# Convergence of complex series that are not absolutely convergent?

Does anyone know of a convergence test for a complex series of the form

$$\sum_n a_n \cdot \exp(i \cdot b_n)$$

?

The particular series I need to understand has a_n going to zero as n goes to infinity, but it fails the absolute convergence test. However numerically I do find it to converge. It should have something to do with convergence of Fourier series (since $\ \exp(i\cdot t)\ =\ \cos(t)\,+\,i\cdot \sin(t)$).

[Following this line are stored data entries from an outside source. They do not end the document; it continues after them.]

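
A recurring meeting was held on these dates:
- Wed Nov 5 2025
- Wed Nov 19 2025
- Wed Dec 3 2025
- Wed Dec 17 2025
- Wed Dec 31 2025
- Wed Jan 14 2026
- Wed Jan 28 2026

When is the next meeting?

Wed Feb 11 2026

Gaps between consecutive events: 14, 14, 14, 14, 14, 14 days — a constant 14-day interval.
Wed Jan 28 2026 + 14 days = Wed Feb 11 2026.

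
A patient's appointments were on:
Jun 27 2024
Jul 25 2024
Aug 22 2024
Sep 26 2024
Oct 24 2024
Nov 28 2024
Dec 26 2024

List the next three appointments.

Jan 23 2025, Feb 27 2025, Mar 27 2025

All dates are Thursdays, 28, 28, 35, 28, 35, 28 days apart.
Specifically, the 4th Thursday of each month.
4th Thursday of January 2025: Jan 23 2025.
4th Thursday of February 2025: Feb 27 2025.
March 2025 — 4th Thursday is Mar 27 2025.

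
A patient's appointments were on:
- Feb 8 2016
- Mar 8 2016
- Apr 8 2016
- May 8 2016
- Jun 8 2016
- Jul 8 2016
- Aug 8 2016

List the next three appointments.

Each date is the 8th; the gaps (29, 31, 30, 31, 30, 31) track the month lengths.
The rule is the 8th of each month.
September 2016: Sep 8 2016.
Next: October 2016 → Oct 8 2016.
Next: November 2016 → Nov 8 2016.

Sep 8 2016, Oct 8 2016, Nov 8 2016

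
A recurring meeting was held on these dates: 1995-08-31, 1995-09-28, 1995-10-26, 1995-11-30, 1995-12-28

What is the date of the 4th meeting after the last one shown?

Every date is a Thursday; gaps 28, 28, 35, 28 days.
Each is the last Thursday of its month (at least one falls on the 29th or later, ruling out '4th Thursday').
Last Thursday of January 1996: 1996-01-25.
Last Thursday of February 1996: 1996-02-29.
March 1996 ends with Thursday 1996-03-28.
Last Thursday of April 1996: 1996-04-25.

1996-04-25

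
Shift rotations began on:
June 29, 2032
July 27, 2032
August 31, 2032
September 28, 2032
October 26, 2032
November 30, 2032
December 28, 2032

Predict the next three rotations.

These are Tuesdays with 28, 35, 28, 28, 35, 28-day gaps.
Each is the final Tuesday of its month — June 29, 2032 is past the 28th, so '4th Tuesday' doesn't fit.
Last Tuesday of January 2033: January 25, 2033.
Last Tuesday of February 2033: February 22, 2033.
March 2033 ends with Tuesday March 29, 2033.

January 25, 2033; February 22, 2033; March 29, 2033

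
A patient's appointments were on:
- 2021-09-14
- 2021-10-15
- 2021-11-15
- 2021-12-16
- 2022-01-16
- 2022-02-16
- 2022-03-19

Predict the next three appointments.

Gaps between consecutive events: 31, 31, 31, 31, 31, 31 days — a constant 31-day interval.
2022-03-19 + 31 days = 2022-04-19.
2022-04-19 + 31 days = 2022-05-20.
2022-05-20 + 31 days = 2022-06-20.

2022-04-19, 2022-05-20, 2022-06-20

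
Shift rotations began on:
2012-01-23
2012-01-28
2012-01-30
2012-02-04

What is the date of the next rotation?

Gaps: 5, 2, 5 days — not constant, but cyclic with period 2.
The events fall on every Monday and Saturday.
Next Monday: 2012-02-06.

2012-02-06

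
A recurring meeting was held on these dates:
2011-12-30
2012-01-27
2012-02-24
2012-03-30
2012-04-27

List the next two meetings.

2012-05-25, 2012-06-29

All Fridays; the gaps (28, 28, 35, 28) vary with month length.
This is the last Friday of each month.
May 2012 ends with Friday 2012-05-25.
Last Friday of June 2012: 2012-06-29.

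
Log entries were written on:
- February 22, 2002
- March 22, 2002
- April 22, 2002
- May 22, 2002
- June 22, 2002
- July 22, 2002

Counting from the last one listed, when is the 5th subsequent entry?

December 22, 2002

The day-of-month is always 22 (28, 31, 30, 31, 30 days between events).
So this recurs on the 22nd of each month.
August 2002: August 22, 2002.
Next: September 2002 → September 22, 2002.
Next: October 2002 → October 22, 2002.
Next: November 2002 → November 22, 2002.
Next: December 2002 → December 22, 2002.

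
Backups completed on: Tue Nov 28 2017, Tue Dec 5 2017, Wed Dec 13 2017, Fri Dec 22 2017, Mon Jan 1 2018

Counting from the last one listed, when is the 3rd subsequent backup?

Tue Feb 6 2018

Gaps: 7, 8, 9, 10 days — each gap is 1 larger than the previous one.
Next gap: 11 days. Mon Jan 1 2018 + 11 days = Fri Jan 12 2018.
Next gap: 12 days. Fri Jan 12 2018 + 12 days = Wed Jan 24 2018.
Next gap: 13 days. Wed Jan 24 2018 + 13 days = Tue Feb 6 2018.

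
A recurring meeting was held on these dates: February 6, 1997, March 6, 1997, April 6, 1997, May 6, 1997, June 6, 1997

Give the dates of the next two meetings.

The day-of-month is always 6 (28, 31, 30, 31 days between events).
So this recurs on the 6th of each month.
Next: July 1997 → July 6, 1997.
August 1997: August 6, 1997.

July 6, 1997; August 6, 1997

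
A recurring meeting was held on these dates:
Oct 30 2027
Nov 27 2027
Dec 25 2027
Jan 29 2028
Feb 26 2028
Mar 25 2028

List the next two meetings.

Apr 29 2028, May 27 2028

These are Saturdays with 28, 28, 35, 28, 28-day gaps.
Each is the final Saturday of its month — Oct 30 2027 is past the 28th, so '4th Saturday' doesn't fit.
Last Saturday of April 2028: Apr 29 2028.
Last Saturday of May 2028: May 27 2028.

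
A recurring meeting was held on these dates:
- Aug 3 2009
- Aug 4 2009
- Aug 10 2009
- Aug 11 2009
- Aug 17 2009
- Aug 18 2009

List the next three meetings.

The gap pattern 1, 6, 1, 6, 1 repeats every 2 events.
These are the Mondays and Tuesdays of each week.
The following Monday is Aug 24 2009.
Next Tuesday: Aug 25 2009.
The following Monday is Aug 31 2009.

Aug 24 2009, Aug 25 2009, Aug 31 2009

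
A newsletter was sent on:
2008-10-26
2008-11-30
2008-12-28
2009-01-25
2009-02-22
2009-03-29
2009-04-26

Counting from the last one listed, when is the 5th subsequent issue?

2009-09-27

All Sundays; the gaps (35, 28, 28, 28, 35, 28) vary with month length.
This is the last Sunday of each month.
Last Sunday of May 2009: 2009-05-31.
Last Sunday of June 2009: 2009-06-28.
Last Sunday of July 2009: 2009-07-26.
Last Sunday of August 2009: 2009-08-30.
Last Sunday of September 2009: 2009-09-27.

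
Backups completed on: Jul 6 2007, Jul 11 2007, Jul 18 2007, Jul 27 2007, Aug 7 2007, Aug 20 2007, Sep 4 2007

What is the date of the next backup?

Sep 21 2007

Gaps: 5, 7, 9, 11, 13, 15 days — each gap is 2 larger than the previous one.
Next gap: 17 days. Sep 4 2007 + 17 days = Sep 21 2007.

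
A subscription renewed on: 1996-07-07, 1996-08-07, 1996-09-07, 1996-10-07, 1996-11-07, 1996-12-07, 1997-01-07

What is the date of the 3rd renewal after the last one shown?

1997-04-07

Gaps: 31, 31, 30, 31, 30, 31 days — not constant. Every event is on the 7th of the month.
Pattern: the 7th of each month.
Next: February 1997 → 1997-02-07.
March 1997: 1997-03-07.
April 1997: 1997-04-07.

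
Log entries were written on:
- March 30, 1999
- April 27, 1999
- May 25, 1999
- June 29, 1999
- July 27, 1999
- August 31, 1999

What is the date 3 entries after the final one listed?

November 30, 1999

These are Tuesdays with 28, 28, 35, 28, 35-day gaps.
Each is the final Tuesday of its month — March 30, 1999 is past the 28th, so '4th Tuesday' doesn't fit.
Last Tuesday of September 1999: September 28, 1999.
October 1999 ends with Tuesday October 26, 1999.
November 1999 ends with Tuesday November 30, 1999.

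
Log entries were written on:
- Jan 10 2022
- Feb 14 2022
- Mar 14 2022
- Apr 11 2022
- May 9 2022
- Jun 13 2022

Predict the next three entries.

All dates are Mondays, 35, 28, 28, 28, 35 days apart.
Specifically, the 2nd Monday of each month.
2nd Monday of July 2022: Jul 11 2022.
2nd Monday of August 2022: Aug 8 2022.
2nd Monday of September 2022: Sep 12 2022.

Jul 11 2022, Aug 8 2022, Sep 12 2022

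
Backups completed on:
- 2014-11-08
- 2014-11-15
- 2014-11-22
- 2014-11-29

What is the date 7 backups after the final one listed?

2015-01-17

Every event comes 7 days after the last (7, 7, 7).
2014-11-29 + 7 days = 2014-12-06.
2014-12-06 + 7 days = 2014-12-13.
2014-12-13 + 7 days = 2014-12-20.
2014-12-20 + 7 days = 2014-12-27.
2014-12-27 + 7 days = 2015-01-03.
2015-01-03 + 7 days = 2015-01-10.
2015-01-10 + 7 days = 2015-01-17.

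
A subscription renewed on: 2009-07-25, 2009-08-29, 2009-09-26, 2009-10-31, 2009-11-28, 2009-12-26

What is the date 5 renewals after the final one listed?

Every date is a Saturday; gaps 35, 28, 35, 28, 28 days.
Each is the last Saturday of its month (at least one falls on the 29th or later, ruling out '4th Saturday').
Last Saturday of January 2010: 2010-01-30.
Last Saturday of February 2010: 2010-02-27.
Last Saturday of March 2010: 2010-03-27.
Last Saturday of April 2010: 2010-04-24.
May 2010 ends with Saturday 2010-05-29.

2010-05-29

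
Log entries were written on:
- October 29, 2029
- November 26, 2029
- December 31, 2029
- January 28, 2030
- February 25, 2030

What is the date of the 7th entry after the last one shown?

Every date is a Monday; gaps 28, 35, 28, 28 days.
Each is the last Monday of its month (at least one falls on the 29th or later, ruling out '4th Monday').
March 2030 ends with Monday March 25, 2030.
April 2030 ends with Monday April 29, 2030.
Last Monday of May 2030: May 27, 2030.
June 2030 ends with Monday June 24, 2030.
July 2030 ends with Monday July 29, 2030.
August 2030 ends with Monday August 26, 2030.
September 2030 ends with Monday September 30, 2030.

September 30, 2030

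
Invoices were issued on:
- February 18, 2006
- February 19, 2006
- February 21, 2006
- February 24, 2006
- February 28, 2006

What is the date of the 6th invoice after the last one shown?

April 14, 2006

The spacing grows by 1 each time: 1, 2, 3, 4 days.
Next gap: 5 days. February 28, 2006 + 5 days = March 5, 2006.
Next gap: 6 days. March 5, 2006 + 6 days = March 11, 2006.
Next gap: 7 days. March 11, 2006 + 7 days = March 18, 2006.
Next gap: 8 days. March 18, 2006 + 8 days = March 26, 2006.
Next gap: 9 days. March 26, 2006 + 9 days = April 4, 2006.
Next gap: 10 days. April 4, 2006 + 10 days = April 14, 2006.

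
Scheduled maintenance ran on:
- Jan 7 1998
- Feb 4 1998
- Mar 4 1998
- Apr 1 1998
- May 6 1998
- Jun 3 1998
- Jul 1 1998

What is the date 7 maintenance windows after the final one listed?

Gaps: 28, 28, 28, 35, 28, 28 days — a mix of 28 and 35. Every date is a Wednesday.
Each is the 1st Wednesday of its month.
1st Wednesday of August 1998: Aug 5 1998.
1st Wednesday of September 1998: Sep 2 1998.
October 1998 — 1st Wednesday is Oct 7 1998.
1st Wednesday of November 1998: Nov 4 1998.
1st Wednesday of December 1998: Dec 2 1998.
January 1999 — 1st Wednesday is Jan 6 1999.
February 1999 — 1st Wednesday is Feb 3 1999.

Feb 3 1999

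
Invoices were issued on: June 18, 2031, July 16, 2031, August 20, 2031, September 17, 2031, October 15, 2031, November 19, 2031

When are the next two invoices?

December 17, 2031; January 21, 2032

Gaps: 28, 35, 28, 28, 35 days — a mix of 28 and 35. Every date is a Wednesday.
Each is the 3rd Wednesday of its month.
3rd Wednesday of December 2031: December 17, 2031.
3rd Wednesday of January 2032: January 21, 2032.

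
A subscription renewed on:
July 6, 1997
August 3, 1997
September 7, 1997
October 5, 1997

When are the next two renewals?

November 2, 1997; December 7, 1997

These are Sundays at 28- or 35-day spacing (28, 35, 28).
The pattern: 1st Sunday of the month.
1st Sunday of November 1997: November 2, 1997.
December 1997 — 1st Sunday is December 7, 1997.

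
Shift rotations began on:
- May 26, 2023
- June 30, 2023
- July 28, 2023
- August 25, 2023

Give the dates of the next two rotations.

These are Fridays with 35, 28, 28-day gaps.
Each is the final Friday of its month — June 30, 2023 is past the 28th, so '4th Friday' doesn't fit.
Last Friday of September 2023: September 29, 2023.
Last Friday of October 2023: October 27, 2023.

September 29, 2023; October 27, 2023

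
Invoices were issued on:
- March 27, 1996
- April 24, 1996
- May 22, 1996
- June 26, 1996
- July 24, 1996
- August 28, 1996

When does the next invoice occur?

These are Wednesdays at 28- or 35-day spacing (28, 28, 35, 28, 35).
The pattern: 4th Wednesday of the month.
4th Wednesday of September 1996: September 25, 1996.

September 25, 1996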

• This seems very vague to me. Why don't you describe the particular series? – Yemon Choi Sep 19 '14 at 21:55
• I need something stronger than the Dirichlet test, since my series fails it, but still converges! Are such examples known? – André LeClair Sep 20 '14 at 17:35
• Somehow, this got put on hold, but whoever suggested summation by parts, thank you! It did the trick. – André LeClair Oct 15 '14 at 18:14

If your $a_n$s are nonnegative, decrease monotonically, and approach zero, and the $b_n$s are such that $\sum e^{i x b_n}$ remains bounded, then Dirichlet's test would apply here and give you convergence. If the $b_n$'s are an arithmetic sequence, as in the case of Fourier series, then you have the second of these criteria (for $x\neq0$).